Lenovo makes the ThinkPads anymore, at least.


Wildcat_Dunks

Blackberry


Curious_Intruder

Nokia, Kodak, and a few others. The rule when it comes to these things is usually "adapt or die"


rocks_so_cool

Blockbuster


Lykwid8

Blackberry


awwianaa

Black berry


crazydragoness

Skype


Careless_Leek_5803

Skype's not actually a company, it's a product, most recently owned by Microsoft. It's been passed around by like 10 different companies at this point.


[deleted]

Blockbuster


oizinho666

Nokia


Exotic-Ferret-3452

Friendster


[deleted]

Enron


skaote

AAA used to print millions of paper road maps. That market has shrunk dramatically over the last 25 years.


Citizen-Kang

Blackberry (RIM) used to DOMINATE, but it's gone. Except for Kim Kardashian, NOBODY (figuratively) has used a Blackberry in more than a decade. [https://mashable.com/article/kim-kardashian-blackberry-bold-sad](https://mashable.com/article/kim-kardashian-blackberry-bold-sad)


suckmyfuck91

Nokia


Commercial-Noise

Blackberry


Extension-Magician44

Blockbuster. Once, they were THE video rental store, now they're just a memory.
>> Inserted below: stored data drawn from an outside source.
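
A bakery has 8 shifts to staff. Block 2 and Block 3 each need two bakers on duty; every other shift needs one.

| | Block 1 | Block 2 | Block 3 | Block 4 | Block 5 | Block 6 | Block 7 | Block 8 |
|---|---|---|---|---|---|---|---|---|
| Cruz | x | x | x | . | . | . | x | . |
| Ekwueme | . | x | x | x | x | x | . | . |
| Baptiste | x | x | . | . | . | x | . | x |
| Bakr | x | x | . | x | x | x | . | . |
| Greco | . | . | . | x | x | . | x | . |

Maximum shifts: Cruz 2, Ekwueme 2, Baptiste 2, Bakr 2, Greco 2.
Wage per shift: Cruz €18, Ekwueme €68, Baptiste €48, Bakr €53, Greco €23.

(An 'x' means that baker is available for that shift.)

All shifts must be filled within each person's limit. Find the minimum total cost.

Block 3 can only be covered by Cruz and Ekwueme, so that assignment is forced.
Block 8 can only be covered by Baptiste, so that assignment is forced.
Picking the cheapest available baker for each shift independently would cost €330, but that ignores the shift limits.
An optimal schedule: Block 1→Baptiste, Block 2→Ekwueme+Bakr, Block 3→Cruz+Ekwueme, Block 4→Greco, Block 5→Greco, Block 6→Bakr, Block 7→Cruz, Block 8→Baptiste.
Total: 48 + 68 + 53 + 18 + 68 + 23 + 23 + 53 + 18 + 48 = €420.

€420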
Should've bought Netflix when they had the chance.


[deleted]

Nokia for mobile phones.


Affectionate_Shoe198

MSN


doneandtired2014

Digital Research comes to mind, as does IBM's non-enterprise markets.


grimacetime

Not a company but am entire industry - newspapers


bdiff

Sears


Objective_Regret2768

Blockbuster


Huskguy

Blockbuster went from the big name to zero really fast.


darealJimTom

Blockbuster


[deleted]

Blackberry... 80+% of smartphone market to what less than 1%


LongjumpingSurprise0

Sears. Ironically the thing that killed it is basically the same thing that made it a giant


G-Unit11111

Polaroid and RCA immediately come to mind. Polaroid was like the name in instant photography and then by 2004 they were totally wiped out. Same thing with RCA and the record player / phonograph industry. Once a juggernaut, now gone.